Crossing at BAM
Whitman Focus of Composer Matthew Aucoin
By: Susan Hall - Oct 08, 2017
An Opera by Matthew Aucoin
Produced by ART
Directed by Diane Paulus
Brooklyn Academy of Music
Brooklyn, New York
October 8, 2017
Today we are indeed fortunate to have wonderful singers whose emotional repertoire and styles are as varied as their vocal ranges. Many of them were on stage for BAM’s presentation of Crossing by Matthew Aucoin. The work premiered in 2015 at ART in Cambridge, Mass.
Aucoin is credited as composer, librettist and conductor. Crossing leaves you with the feeling that more cross pollination between the functions might have helped.
The principals delivered. Ron Gilfry, brilliant in the recent production of David Lang’s loser at BAM, again puts on a star performance.
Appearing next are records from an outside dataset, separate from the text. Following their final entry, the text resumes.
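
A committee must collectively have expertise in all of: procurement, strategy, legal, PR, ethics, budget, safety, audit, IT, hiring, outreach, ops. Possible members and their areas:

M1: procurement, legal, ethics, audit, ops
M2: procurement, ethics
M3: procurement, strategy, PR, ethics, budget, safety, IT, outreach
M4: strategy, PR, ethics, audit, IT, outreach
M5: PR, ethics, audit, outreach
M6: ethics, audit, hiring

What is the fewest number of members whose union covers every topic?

M1, M3, M6 together cover {procurement, strategy, legal, PR, ethics, budget, safety, audit, IT, hiring, outreach, ops} — every topic.
No 2 of the 6 members cover everything (all 15 pairs fall short), so 3 is minimum.

3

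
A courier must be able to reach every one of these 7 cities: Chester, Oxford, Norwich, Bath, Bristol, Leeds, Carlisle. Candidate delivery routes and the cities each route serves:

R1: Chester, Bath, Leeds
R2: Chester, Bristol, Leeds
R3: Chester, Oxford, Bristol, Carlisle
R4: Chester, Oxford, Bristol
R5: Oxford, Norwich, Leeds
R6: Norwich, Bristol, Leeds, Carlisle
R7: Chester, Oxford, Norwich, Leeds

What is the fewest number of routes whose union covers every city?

R1, R3, R5 together cover {Chester, Oxford, Norwich, Bath, Bristol, Leeds, Carlisle} — every city.
No 2 of the 7 routes cover everything (all 21 pairs fall short), so 3 is minimum.

3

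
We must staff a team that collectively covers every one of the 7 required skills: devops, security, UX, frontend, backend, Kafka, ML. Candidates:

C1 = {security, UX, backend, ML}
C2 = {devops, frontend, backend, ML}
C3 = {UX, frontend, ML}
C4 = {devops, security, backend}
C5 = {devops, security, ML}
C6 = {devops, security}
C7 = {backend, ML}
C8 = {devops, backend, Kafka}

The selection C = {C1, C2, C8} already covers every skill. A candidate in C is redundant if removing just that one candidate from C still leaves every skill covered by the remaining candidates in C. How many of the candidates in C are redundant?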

He has an even yet emotionally inflected singing line and a rounded tone. Taking on the words of Walt Whitman who he portrays, Gilfry gives rich meaning to his carefully articulated lines. Unfortunately, the character he is left to embody is curiously undeveloped. We get no sense that Whitman was a natural nurse and caretaker. He first went to a hospital on the warfront to tend his wounded brother and remained because he felt he could help. He wanted to be in the actions and passions of his times lest he risk not having lived at all.
How important his sexual preferences were is made dominant in this piece. His consummation of a sexual relationship with John Wormley, an injured soldier who limped into the hospital, is abruptly introduced and unsatisfying, as it tries to answer the question posed at the beginning of the opera: What is it then, between us?
Aucoin does set music well in the human voice and Gilfry made the most of his portrayal.
As John Wormley, Alexander Lewis cuts a complex figure. He sings with masterful control of the dynamic, making us ache for his wounded condition. His emotional pitch, which twists and turns in just the right places, is perfectly timed. While sometimes ugly, he is the most sympathetic of the principals, because he is very real. He takes you on his journey with conviction and in beautiful tones. He has the unfortunate task of passing for a Northerner in his natural accent, and then returning to his Southern roots in a fake one. Difficult and awkward body movements caused by his injuries were executed so well one accepted them without a moment’s hesitation.
Davone Tines is a startlingly good bass-baritone. As a runaway slave, he is forcefully present coming forward through the ensemble group. He stares us down with eyes and voice.
Just weeks ago mezzo soprano Jennifer Zetlan was cavorting with Tyrannosaurus Rex at the Natural History Museum. Now she takes on the role billed as Messenger. She sings in clarion brightness that sounds sometimes like reveille, and at others like an angel. She gets to announce the end of the war that mustered five million Americans, brothers fighting brothers. Six hundred thousand died.
Diane Paulus is a cold director. This can work, but not in Crossing or Porgy and Bess for that matter. Dancers seem irrelevant and out of place. Projections on the rough-hewn walls of the hospital where the action takes place also are awkward. The end scene is out of Waiting for Godot, a curious choice.
The music has some lovely harmonies, but by and large is a series of bass groans from which arpeggios rip to divide emotional moments.
While it is too bad that more enthusiasm can’t be mustered for this piece in which both music and story are repetitive and flat, the singing was glorious. BAM offers us this treat in the Howard Gilman Opera House in Brooklyn as part of the Next Wave Festival.